On May 22, Bimal Kumar Jena, 40, a forest guard posted at Baunsakhala beat under Pithabata range, in the core area of Similipal national park, was shot dead by poachers. Similipal is a tiger reserve in the Mayurbhanj district, in Odisha. This was the first such case of a forest guard being killed by poachers within the sanctuary. Almost a month later, on June 17, Mathi Hansda, 40, a forest ranger, was allegedly killed by poachers, while patrolling along with five other staff members near Gamchacharan under the Upper Barhakamuda range of Similipal South.
These deaths inadvertently shed light on not only the escalating poaching menace, but also the severe challenges faced by forest department personnel. Meanwhile, the forest department is working on improving the overall situation.
While the deaths have brought to light the lack of security and safety for the foot soldiers working in the tiger reserve area, they have also exposed the existing problem of poaching. Similipal, home to the unique melanistic tigers, has seen a drastic fall in their numbers. The population once stood at over 100 in 2002, but it has now dropped to 16, in 2022, according to the tiger estimation report released recently. However, between 2018 and 2022, the numbers doubled from eight to 16.
Since 2019, the tiger reserve has also witnessed 11 elephant deaths, with four of the deaths reported in 2021–22.
Fear And Insecurity Among Forest Officials
The non-gazetted forest service association went on strike on July 10, demanding the safety, security, and welfare of forest staff, following the recent deaths. While the protests continued, many even moved out of the tiger reserve area, fearing further consequences. In the days that followed the second death, as many as 600 protection assistants (contractual field staff) vacated the reserve, while more than 100 forest guards stopped fieldwork. To bridge this temporary gap, personnel from the police department were roped in to patrol the reserve area.
“The recent deaths have brought to light the imminent threats to our lives, as we work in the core forest areas,” said Prabhat Mohanta, a forest guard in the Similipal reserve area. “In one of the incidents, no ranger was present, and there was no vehicle to take him to the hospital on time. He could have been saved.”
Even as some of these issues are now being addressed, field staff and wildlife experts contend that improved manpower management can help address their grievances.
“We have been pressing for these demands for a long time, but it was only after the two deaths that the department started paying attention to us,” said Gagan Niranjan, a forest guard deployed inside the tiger reserve. “There is one forest guard managing a section. Under my section, there are three beats. Every beat that is spread over an area of 15–20 square kilometre has one protection assistant. So technically, it’s just the two of us per beat.”
Niranjan added that the poachers always hunt in large numbers, with some of them carrying guns and bows and arrows. “How are two people expected to tackle a group of 20-40 people?” Currently, the tiger reserve is reported to have a 40 percent staff vacancy.
Experts feel that a shortage of staff directly affects the protection mechanism. “Most of the shortage is at the beat level. To manage that, local daily wagers are roped in,” said Aditya Panda, a wildlife conservationist. “They might know the topography well but are not well-trained to tackle wild animals or poachers. So, it’s very important that large-scale recruitment of uniformed staff takes place. Enforcement has to be our main priority.”
Addressing Gaps, Bringing In Reforms
Days after the second incident, the state forest department issued a notification granting immunity to the forest officials of the state under Section 197 of the Criminal Procedure Code (CrPC) for the use of firearms during official duties.
So, if in case of any firing by them, each such incident will be inquired into by the executive magistrate, and only if it is held in the inquiry that the use of firearms has been unwarranted, excessive, and unnecessary, criminal proceedings against the said forest officials will be initiated on acceptance of such an inquiry report by the state government.

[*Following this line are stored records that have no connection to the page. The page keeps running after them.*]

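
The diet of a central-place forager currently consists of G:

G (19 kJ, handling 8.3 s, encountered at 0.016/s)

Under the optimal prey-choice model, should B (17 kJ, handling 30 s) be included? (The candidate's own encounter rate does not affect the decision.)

Yes

Intake rate on the current diet: R = (0.016×19) / (1 + 0.016×8.3) = 0.304/1.133 = 0.2684 kJ/s.
Profitability of B: 17/30 = 0.5667 kJ/s.
0.5667 > 0.2684, so adding B raises the average — include it.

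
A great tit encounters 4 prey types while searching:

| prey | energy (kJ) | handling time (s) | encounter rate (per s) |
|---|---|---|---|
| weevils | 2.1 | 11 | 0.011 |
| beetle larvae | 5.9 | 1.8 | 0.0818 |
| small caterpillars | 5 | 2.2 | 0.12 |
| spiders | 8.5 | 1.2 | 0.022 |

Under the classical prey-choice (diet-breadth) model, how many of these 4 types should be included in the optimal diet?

E/h in descending order: spiders 7.08, beetle larvae 3.28, small caterpillars 2.27, weevils 0.191 kJ/s. The optimal diet is the largest prefix of this list for which every included type satisfies E_i/h_i > R on the types above it.
Rate on top 1: 0.1822. beetle larvae: 3.28 > 0.1822 → include.
Rate on top 2: 0.5705. small caterpillars: 2.27 > 0.5705 → include.
Rate on top 3: 0.8831. weevils: 0.191 < 0.8831 → exclude; stop.
Optimal diet: spiders, beetle larvae, small caterpillars — 3 of 4 types.

3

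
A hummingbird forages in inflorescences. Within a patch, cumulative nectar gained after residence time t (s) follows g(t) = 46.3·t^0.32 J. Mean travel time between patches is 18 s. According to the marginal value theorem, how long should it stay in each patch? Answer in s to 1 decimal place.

8.5 s

By the marginal value theorem, leave when the instantaneous gain rate g'(t) equals the habitat-wide average g(t)/(T + t).
g'(t) = 0.32·46.3·t^-0.68. Setting 0.32·46.3·t^-0.68 = 46.3·t^0.32/(18+t) gives 0.32(18+t) = t, so 0.68·t = 0.32×18.
t* = 0.32×18/0.68 = 8.471 s.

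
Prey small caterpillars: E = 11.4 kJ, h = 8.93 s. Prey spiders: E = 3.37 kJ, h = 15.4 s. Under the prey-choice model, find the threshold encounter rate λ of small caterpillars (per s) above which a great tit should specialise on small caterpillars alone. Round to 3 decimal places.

0.023 per s

The zero-one rule: include spiders iff E₂/h₂ > λE₁/(1+λh₁). Equality gives the switch point.
λE₁h₂ = E₂ + λE₂h₁ ⇒ λ = E₂/(E₁h₂ − E₂h₁) = 3.37/(175.6 − 30.09) = 0.02317 per s.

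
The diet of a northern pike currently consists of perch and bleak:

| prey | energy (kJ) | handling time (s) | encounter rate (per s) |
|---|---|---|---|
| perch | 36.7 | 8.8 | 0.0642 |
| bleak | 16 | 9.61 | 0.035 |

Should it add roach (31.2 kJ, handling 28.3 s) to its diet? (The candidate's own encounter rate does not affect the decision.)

No

On perch and bleak alone, R = ΣλE/(1+Σλh) = 2.916/1.901 = 1.534 kJ/s.
roach: E/h = 31.2/28.3 = 1.102 kJ/s.
Since 1.102 < R, time spent handling roach is better spent searching.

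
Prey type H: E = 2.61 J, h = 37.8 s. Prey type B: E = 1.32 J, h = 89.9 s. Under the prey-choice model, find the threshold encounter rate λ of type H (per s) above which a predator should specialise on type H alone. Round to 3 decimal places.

0.007 per s

Drop type B once their profitability E₂/h₂ falls below the rate achievable on type H alone: E₂/h₂ = λE₁/(1 + λh₁).
Solve for λ: λE₁h₂ = E₂(1 + λh₁) → λ(E₁h₂ − E₂h₁) = E₂ → λ = E₂/(E₁h₂ − E₂h₁).
λ = 1.32/(2.61×89.9 − 1.32×37.8) = 1.32/184.7 = 0.007145 per s.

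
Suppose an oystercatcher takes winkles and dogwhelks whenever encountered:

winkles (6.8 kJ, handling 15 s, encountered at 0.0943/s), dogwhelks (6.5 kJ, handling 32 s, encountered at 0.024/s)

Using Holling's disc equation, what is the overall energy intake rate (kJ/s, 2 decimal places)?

0.25 kJ/s

R = (0.0943×6.8 + 0.024×6.5) / (1 + 0.0943×15 + 0.024×32) = 0.7972/3.183 = 0.2505 kJ/s.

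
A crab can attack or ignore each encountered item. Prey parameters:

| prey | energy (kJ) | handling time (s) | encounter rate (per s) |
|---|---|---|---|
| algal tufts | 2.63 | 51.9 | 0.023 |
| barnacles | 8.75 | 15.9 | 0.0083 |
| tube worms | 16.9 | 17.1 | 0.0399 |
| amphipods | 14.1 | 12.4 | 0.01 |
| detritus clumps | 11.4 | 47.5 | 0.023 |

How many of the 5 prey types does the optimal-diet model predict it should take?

E/h in descending order: amphipods 1.14, tube worms 0.988, barnacles 0.55, detritus clumps 0.24, algal tufts 0.0507 kJ/s. The optimal diet is the largest prefix of this list for which every included type satisfies E_i/h_i > R on the types above it.
Rate on top 1: 0.1254. tube worms: 0.988 > 0.1254 → include.
Rate on top 2: 0.4514. barnacles: 0.55 > 0.4514 → include.
Rate on top 3: 0.4581. detritus clumps: 0.24 < 0.4581 → exclude; stop.
Optimal diet: amphipods, tube worms, barnacles — 3 of 5 types.

3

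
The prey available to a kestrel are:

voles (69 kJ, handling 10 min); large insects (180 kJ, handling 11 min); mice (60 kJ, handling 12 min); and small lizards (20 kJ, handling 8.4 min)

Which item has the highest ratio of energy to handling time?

large insects

Profitability E/h (kJ/min): voles = 69/10 = 6.9, large insects = 180/11 = 16.4, mice = 60/12 = 5, small lizards = 20/8.4 = 2.38.
Ranked: large insects > voles > mice > small lizards.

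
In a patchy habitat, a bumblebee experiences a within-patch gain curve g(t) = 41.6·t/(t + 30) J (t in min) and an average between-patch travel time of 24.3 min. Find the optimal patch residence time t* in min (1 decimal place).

Optimal t* satisfies g'(t*) = g(t*)/(T + t*).
g'(t) = 41.6·30/(t + 30)². Setting 41.6·30/(t+30)² = 41.6t/[(t+30)(24.3+t)] gives 30(24.3+t) = t(t+30), so t² = 30×24.3 = 729.
t* = √729 = 27 min.

27.0 min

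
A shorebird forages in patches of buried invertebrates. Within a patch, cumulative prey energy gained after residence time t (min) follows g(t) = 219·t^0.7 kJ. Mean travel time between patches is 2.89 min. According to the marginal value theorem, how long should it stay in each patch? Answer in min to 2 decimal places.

6.74 min

Optimal t* satisfies g'(t*) = g(t*)/(T + t*).
g'(t) = 0.7·219·t^-0.3. Setting 0.7·219·t^-0.3 = 219·t^0.7/(2.89+t) gives 0.7(2.89+t) = t, so 0.30·t = 0.7×2.89.
t* = 0.7×2.89/0.30 = 6.743 min.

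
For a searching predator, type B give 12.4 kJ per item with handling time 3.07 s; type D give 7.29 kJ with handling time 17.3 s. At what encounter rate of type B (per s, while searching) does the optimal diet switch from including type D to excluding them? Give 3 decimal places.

0.038 per s

Drop type D once their profitability E₂/h₂ falls below the rate achievable on type B alone: E₂/h₂ = λE₁/(1 + λh₁).
Solve for λ: λE₁h₂ = E₂(1 + λh₁) → λ(E₁h₂ − E₂h₁) = E₂ → λ = E₂/(E₁h₂ − E₂h₁).
λ = 7.29/(12.4×17.3 − 7.29×3.07) = 7.29/192.1 = 0.03794 per s.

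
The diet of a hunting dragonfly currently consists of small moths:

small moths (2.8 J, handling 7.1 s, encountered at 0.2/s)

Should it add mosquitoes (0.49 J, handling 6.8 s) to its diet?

No

On small moths alone, R = ΣλE/(1+Σλh) = 0.56/2.42 = 0.2314 J/s.
mosquitoes: E/h = 0.49/6.8 = 0.07206 J/s.
0.07206 < 0.2314, so adding mosquitoes would lower the average — exclude it.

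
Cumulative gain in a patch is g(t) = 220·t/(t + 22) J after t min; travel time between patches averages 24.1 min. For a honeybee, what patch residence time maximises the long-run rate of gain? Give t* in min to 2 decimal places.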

Meanwhile, during his visit to Similipal, Forest and Environment Minister Pradip Kumar Amat also assured bullet-proof jackets for frontline forest staff, along with drones and infrared (IR) cameras to strengthen protection measures and crack down on poachers.
A joint task force (JTF) has also been constituted to manage the protection mechanism.
“The JTF will comprise one company of armed police, that is 100 policemen,” said STR field director Prakash Chand Gogineni. “They will be placed in strategic locations for better management. Apart from this, the Similipal Tiger Protection Force will also be activated, and the team members will be trained in a proper way.”
Notably, the Similipal Tiger Protection Force, with a sanctioned post of 81, has been dysfunctional for the past few years. The ground teams will also be consolidated into bigger groups.
A mass screening of villages in the core, buffer, and adjoining areas of the tiger reserve area is also underway to confiscate any illegal arms and request that others voluntarily surrender their arms. An intelligence unit has also been set up dedicated to tracking causes of poaching.
But a bigger concern also arises on integrating the community and promoting community conservation measures. “We have proposed to set up an eco-development committee,” Gogineni said. “There are 400 villages that will be pooled together. The idea is to address their livelihood, while ensuring biodiversity conservation. The proposed budget is Rs. 300 crores spread over 10 years.”